AQUILO QUE NÃO ERA QUILO


A presente narrativa tem enquadramento nos anos oitenta do século XX, em Luanda. O bairro é Rangel, ao Kaputu, rua de Ambaka,congregando catetenses, há muito instalados; Kwanza-sulinos, novos e antigos no bairro; malanjinos e kwanza-nortenses contados a dedos. Nortenses do Uije e Zaire não havia. Se houve, eram muito insignificantes.

A actividade principal das senhoras era ser "dona de casa", algumas com registo no Bilhete de Identidade como profissão, e revender géneros alimentícios adquiridos em primeira instância nas "lojas do povo" ou na kandonga dos desviadores de "géneros do povo".
 
E nós, crianças desse tempo, vivíamos a nossa época do melhor jeito que ela permitia: corridas de jante e de pneus, jogar e caçar castanhas de caju, caça de "gaffas" junto à linha férrea, recolha de cereais perdidos pelo comboio do Mbungu-Kikolu para alimentar os pombos e apanha de metades terminais de cana vinda de Malanje e outras paragens desconhecidas. Não preciso de citar, dentre os deveres, a escola obrigatória, a explicação para alguns e enfrentar as filas dos "supermercados", depósitos de pão, talhos, peixarias, lojas do gás, entre outros serviços delegados pelas mães, que se ocupavam da venda, e pelos papás que trabalhavam na baixa e noutras paragens para garantir o cartão de abastecimento mensal (era amarelinho, com os doze meses registados e uma lista de bens perecíveis, não perecíveis e os electrodomésticos que nunca vinham).
 
É na venda e revenda, entre lojas e bancadas, que surgia aquilo que não era quilo.
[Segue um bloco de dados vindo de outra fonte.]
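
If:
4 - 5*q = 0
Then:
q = 4/5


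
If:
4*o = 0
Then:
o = 0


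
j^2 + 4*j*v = j*(j + 4*v)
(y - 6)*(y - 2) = y^2 - 8*y + 12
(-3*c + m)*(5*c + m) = -15*c^2 + 2*c*m + m^2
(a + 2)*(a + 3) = a^2 + 5*a + 6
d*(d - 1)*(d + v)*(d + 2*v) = d^4 + 3*d^3*v - d^3 + 2*d^2*v^2 - 3*d^2*v - 2*d*v^2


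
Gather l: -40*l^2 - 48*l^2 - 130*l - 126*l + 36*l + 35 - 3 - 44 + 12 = -88*l^2 - 220*l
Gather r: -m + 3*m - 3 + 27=2*m + 24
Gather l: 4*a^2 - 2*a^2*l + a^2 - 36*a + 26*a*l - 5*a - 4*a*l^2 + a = 5*a^2 - 4*a*l^2 - 40*a + l*(-2*a^2 + 26*a)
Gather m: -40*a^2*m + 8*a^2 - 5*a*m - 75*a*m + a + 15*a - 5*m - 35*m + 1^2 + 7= 8*a^2 + 16*a + m*(-40*a^2 - 80*a - 40) + 8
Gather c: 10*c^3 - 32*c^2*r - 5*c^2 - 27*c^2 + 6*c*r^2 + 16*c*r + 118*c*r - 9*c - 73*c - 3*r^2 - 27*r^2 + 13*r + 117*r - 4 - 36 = 10*c^3 + c^2*(-32*r - 32) + c*(6*r^2 + 134*r - 82) - 30*r^2 + 130*r - 40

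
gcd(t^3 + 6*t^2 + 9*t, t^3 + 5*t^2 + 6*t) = t^2 + 3*t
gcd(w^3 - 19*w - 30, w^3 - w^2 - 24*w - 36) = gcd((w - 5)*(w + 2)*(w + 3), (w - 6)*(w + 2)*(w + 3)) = w^2 + 5*w + 6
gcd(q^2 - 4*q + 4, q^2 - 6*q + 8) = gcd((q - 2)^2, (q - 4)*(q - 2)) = q - 2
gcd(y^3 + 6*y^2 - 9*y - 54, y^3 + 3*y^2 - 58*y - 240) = y + 6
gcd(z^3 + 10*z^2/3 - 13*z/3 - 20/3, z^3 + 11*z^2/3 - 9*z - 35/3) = z + 1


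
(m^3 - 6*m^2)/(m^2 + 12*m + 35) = m^2*(m - 6)/(m^2 + 12*m + 35)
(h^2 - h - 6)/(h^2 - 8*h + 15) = (h + 2)/(h - 5)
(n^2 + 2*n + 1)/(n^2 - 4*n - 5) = (n + 1)/(n - 5)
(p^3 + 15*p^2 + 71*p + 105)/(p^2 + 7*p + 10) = (p^2 + 10*p + 21)/(p + 2)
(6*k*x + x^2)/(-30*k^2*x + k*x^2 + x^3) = 1/(-5*k + x)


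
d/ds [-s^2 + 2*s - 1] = 2 - 2*s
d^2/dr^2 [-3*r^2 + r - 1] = -6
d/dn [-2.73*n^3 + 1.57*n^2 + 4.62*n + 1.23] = -8.19*n^2 + 3.14*n + 4.62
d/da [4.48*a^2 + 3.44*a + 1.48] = 8.96*a + 3.44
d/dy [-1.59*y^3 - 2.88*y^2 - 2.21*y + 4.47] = -4.77*y^2 - 5.76*y - 2.21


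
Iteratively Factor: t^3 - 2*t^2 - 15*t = (t + 3)*(t^2 - 5*t) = (t - 5)*(t + 3)*(t)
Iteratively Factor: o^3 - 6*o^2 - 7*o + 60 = (o + 3)*(o^2 - 9*o + 20) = (o - 4)*(o + 3)*(o - 5)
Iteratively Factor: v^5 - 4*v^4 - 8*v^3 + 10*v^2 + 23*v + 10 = (v + 1)*(v^4 - 5*v^3 - 3*v^2 + 13*v + 10) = (v - 2)*(v + 1)*(v^3 - 3*v^2 - 9*v - 5) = (v - 2)*(v + 1)^2*(v^2 - 4*v - 5) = (v - 2)*(v + 1)^3*(v - 5)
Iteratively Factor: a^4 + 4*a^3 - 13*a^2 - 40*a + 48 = (a + 4)*(a^3 - 13*a + 12) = (a - 3)*(a + 4)*(a^2 + 3*a - 4) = (a - 3)*(a + 4)^2*(a - 1)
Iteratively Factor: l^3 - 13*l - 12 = (l + 3)*(l^2 - 3*l - 4) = (l - 4)*(l + 3)*(l + 1)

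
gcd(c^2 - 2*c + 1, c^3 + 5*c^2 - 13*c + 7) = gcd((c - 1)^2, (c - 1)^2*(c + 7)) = c^2 - 2*c + 1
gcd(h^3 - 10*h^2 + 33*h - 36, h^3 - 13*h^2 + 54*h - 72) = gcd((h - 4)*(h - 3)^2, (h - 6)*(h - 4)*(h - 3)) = h^2 - 7*h + 12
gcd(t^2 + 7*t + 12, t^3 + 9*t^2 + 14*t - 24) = t + 4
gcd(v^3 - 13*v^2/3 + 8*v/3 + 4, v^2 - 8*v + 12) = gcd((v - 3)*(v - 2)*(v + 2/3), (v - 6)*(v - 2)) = v - 2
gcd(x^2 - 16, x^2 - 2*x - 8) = x - 4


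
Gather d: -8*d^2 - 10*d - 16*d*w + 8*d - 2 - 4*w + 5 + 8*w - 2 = -8*d^2 + d*(-16*w - 2) + 4*w + 1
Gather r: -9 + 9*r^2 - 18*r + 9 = 9*r^2 - 18*r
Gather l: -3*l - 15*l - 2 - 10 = -18*l - 12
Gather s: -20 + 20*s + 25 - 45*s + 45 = 50 - 25*s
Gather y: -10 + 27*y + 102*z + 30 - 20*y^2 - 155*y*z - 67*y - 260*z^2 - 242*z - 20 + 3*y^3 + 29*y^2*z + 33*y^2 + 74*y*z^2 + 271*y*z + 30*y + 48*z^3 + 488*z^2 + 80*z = 3*y^3 + y^2*(29*z + 13) + y*(74*z^2 + 116*z - 10) + 48*z^3 + 228*z^2 - 60*z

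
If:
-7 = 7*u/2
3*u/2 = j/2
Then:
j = -6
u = -2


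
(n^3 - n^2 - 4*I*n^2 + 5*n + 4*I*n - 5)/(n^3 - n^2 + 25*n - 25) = (n + I)/(n + 5*I)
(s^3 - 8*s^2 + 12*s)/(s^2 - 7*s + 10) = s*(s - 6)/(s - 5)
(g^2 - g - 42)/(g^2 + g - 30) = (g - 7)/(g - 5)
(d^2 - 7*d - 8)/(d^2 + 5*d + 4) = (d - 8)/(d + 4)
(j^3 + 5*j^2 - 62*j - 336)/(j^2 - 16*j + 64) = (j^2 + 13*j + 42)/(j - 8)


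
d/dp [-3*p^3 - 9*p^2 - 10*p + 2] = -9*p^2 - 18*p - 10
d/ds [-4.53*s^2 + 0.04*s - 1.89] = 0.04 - 9.06*s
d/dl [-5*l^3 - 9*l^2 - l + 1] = -15*l^2 - 18*l - 1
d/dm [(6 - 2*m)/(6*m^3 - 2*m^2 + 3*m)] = 2*(12*m^3 - 56*m^2 + 12*m - 9)/(m^2*(36*m^4 - 24*m^3 + 40*m^2 - 12*m + 9))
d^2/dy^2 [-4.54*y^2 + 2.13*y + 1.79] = -9.08000000000000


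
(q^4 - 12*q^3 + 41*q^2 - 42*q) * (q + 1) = q^5 - 11*q^4 + 29*q^3 - q^2 - 42*q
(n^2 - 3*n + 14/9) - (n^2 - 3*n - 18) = 176/9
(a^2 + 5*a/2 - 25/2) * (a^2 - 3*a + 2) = a^4 - a^3/2 - 18*a^2 + 85*a/2 - 25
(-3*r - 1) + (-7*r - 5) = -10*r - 6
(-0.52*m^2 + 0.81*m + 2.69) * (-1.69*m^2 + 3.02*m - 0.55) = 0.8788*m^4 - 2.9393*m^3 - 1.8139*m^2 + 7.6783*m - 1.4795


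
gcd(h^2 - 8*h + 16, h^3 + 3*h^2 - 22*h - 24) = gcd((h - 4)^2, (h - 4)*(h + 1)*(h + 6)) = h - 4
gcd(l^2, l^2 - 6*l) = l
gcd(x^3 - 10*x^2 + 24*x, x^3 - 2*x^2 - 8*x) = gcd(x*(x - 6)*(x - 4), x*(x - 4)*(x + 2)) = x^2 - 4*x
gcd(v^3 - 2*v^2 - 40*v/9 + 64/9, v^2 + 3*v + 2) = v + 2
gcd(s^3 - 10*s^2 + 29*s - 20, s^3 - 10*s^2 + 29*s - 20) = s^3 - 10*s^2 + 29*s - 20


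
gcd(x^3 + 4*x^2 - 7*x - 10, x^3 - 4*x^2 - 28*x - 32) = 1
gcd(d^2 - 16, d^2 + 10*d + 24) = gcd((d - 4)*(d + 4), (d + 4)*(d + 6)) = d + 4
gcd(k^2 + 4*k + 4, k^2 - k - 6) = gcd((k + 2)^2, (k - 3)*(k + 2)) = k + 2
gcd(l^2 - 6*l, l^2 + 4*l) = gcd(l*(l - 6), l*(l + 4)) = l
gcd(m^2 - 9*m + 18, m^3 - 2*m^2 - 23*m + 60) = m - 3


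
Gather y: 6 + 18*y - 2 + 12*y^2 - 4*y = 12*y^2 + 14*y + 4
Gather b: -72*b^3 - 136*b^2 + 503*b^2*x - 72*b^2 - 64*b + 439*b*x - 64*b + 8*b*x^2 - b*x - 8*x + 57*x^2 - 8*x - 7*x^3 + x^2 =-72*b^3 + b^2*(503*x - 208) + b*(8*x^2 + 438*x - 128) - 7*x^3 + 58*x^2 - 16*x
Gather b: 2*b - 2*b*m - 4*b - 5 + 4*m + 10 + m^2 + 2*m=b*(-2*m - 2) + m^2 + 6*m + 5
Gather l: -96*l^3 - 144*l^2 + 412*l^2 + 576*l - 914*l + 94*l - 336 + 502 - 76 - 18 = -96*l^3 + 268*l^2 - 244*l + 72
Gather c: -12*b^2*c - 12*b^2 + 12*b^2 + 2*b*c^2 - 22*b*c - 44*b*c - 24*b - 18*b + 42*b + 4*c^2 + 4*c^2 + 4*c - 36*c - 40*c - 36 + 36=c^2*(2*b + 8) + c*(-12*b^2 - 66*b - 72)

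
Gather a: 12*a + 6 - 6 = 12*a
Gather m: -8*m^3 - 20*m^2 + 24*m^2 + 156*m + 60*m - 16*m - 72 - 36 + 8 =-8*m^3 + 4*m^2 + 200*m - 100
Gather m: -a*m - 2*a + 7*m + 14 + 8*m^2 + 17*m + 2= -2*a + 8*m^2 + m*(24 - a) + 16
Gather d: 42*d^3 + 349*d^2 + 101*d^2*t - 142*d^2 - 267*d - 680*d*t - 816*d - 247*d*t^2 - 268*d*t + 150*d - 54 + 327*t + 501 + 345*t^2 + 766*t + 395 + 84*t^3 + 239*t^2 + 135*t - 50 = 42*d^3 + d^2*(101*t + 207) + d*(-247*t^2 - 948*t - 933) + 84*t^3 + 584*t^2 + 1228*t + 792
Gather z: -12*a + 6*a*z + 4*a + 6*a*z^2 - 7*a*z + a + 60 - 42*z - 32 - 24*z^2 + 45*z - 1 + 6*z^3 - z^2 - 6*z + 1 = -7*a + 6*z^3 + z^2*(6*a - 25) + z*(-a - 3) + 28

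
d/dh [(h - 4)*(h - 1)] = 2*h - 5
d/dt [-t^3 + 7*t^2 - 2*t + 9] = -3*t^2 + 14*t - 2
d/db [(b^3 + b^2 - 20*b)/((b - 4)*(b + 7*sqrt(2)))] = (b^2 + 14*sqrt(2)*b + 35*sqrt(2))/(b^2 + 14*sqrt(2)*b + 98)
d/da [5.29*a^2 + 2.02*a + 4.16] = 10.58*a + 2.02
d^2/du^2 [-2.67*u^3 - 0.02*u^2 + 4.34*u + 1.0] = -16.02*u - 0.04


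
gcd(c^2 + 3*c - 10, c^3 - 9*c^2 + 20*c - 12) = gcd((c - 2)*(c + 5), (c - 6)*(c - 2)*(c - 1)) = c - 2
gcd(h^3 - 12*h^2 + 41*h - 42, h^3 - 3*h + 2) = 1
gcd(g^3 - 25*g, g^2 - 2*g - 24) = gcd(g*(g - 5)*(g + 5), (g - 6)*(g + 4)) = 1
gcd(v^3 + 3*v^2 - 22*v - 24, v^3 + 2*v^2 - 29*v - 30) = v^2 + 7*v + 6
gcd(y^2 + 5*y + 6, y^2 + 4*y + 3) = y + 3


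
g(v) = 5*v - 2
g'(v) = 5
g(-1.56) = -9.80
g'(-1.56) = 5.00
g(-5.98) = -31.90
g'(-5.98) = 5.00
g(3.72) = 16.60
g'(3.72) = 5.00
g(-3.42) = -19.10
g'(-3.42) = 5.00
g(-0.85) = -6.25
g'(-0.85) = 5.00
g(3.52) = 15.60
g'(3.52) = 5.00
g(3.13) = 13.65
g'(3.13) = 5.00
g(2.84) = 12.20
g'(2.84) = 5.00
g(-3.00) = -17.00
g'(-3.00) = 5.00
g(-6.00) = -32.00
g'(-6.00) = 5.00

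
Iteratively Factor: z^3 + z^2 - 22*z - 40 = (z + 4)*(z^2 - 3*z - 10) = (z - 5)*(z + 4)*(z + 2)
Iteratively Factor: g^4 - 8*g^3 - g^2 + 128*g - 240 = (g - 4)*(g^3 - 4*g^2 - 17*g + 60) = (g - 4)*(g + 4)*(g^2 - 8*g + 15) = (g - 4)*(g - 3)*(g + 4)*(g - 5)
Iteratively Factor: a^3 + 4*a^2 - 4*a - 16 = (a + 2)*(a^2 + 2*a - 8) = (a + 2)*(a + 4)*(a - 2)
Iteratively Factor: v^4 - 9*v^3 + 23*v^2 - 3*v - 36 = (v - 4)*(v^3 - 5*v^2 + 3*v + 9) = (v - 4)*(v - 3)*(v^2 - 2*v - 3) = (v - 4)*(v - 3)*(v + 1)*(v - 3)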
A balança calibrada e fiscalizada tinha ficado encerrada na cantina do colono expulso. O que surgia "era tudo do povo". O povo mandava e desmanchava. O povo era quem mais ordenava e as coisas (algumas do tempo da senhora expulsa) estavam sendo ignoradas, pois algures se dizia que "o homem novo traria coisas novas". Daí que as lojas tinham balanças para o povo ver e nos mercados e bancadas fazia-se a vida com latas e kandimbas para o povo medir.
 
É assim: nas lojas, as balanças faziam o "faz de contas". Os ensacáveis como arroz, açúcar, sal, feijão e outros cereais, quando os houvesse, era encontrados já nas montras com a indicação de xis quilos. Muitas vezes não correspondiam, mas eram os quilos declarados e levados pelo comprador. Era a loja do povo e ponto final.
Um pouco mais realistas eram as mamãs das kitandas e das bancadas à porta. A lata de óleo vegetal, alta e mais estreita; a lata de margarina, mais curta e mais larga; a quadriculada de azeitonas ou a circular de chouriços tanto serviam para "aviar" o cliente de fuba (milho, bombô ou trigo), sal, açúcar, feijão, jinguba, feijão, arroz, etc. Todas essas canecas/latas tinham apenas algo de comum. A designação. As quantidades que podiam carregar eram variáveis, embora comummente se tratasse aquela quantidade variável por "quilo". Assim comprávamos o "quilo" de arroz ou de sal medido em lata de 900 gramas de onde se tinha consumido a margarina.
Mais exacta, pelo menos em termos de volume, pois o peso varia sempre em função da densidade, era a kandimba. Essa sim. A kandimba era a lata de leite moça. Quando fosse para se usar a unidade imediatamente inferior àquilo que não era quilo, usava-se a kandimba ou ainda a latinha de massa-tomate. A kandimba, unidade de peso para os que menos podiam comprar ou menos precisassem naquele dia, era exacta. Medida única em todos os mercados e bancadas. Menos na loja. Desapareceu (in)felizmente.

 - Ó tia, quanto é a kandimba de arroz, avia bem, faxavor, mama disse é sua comadre!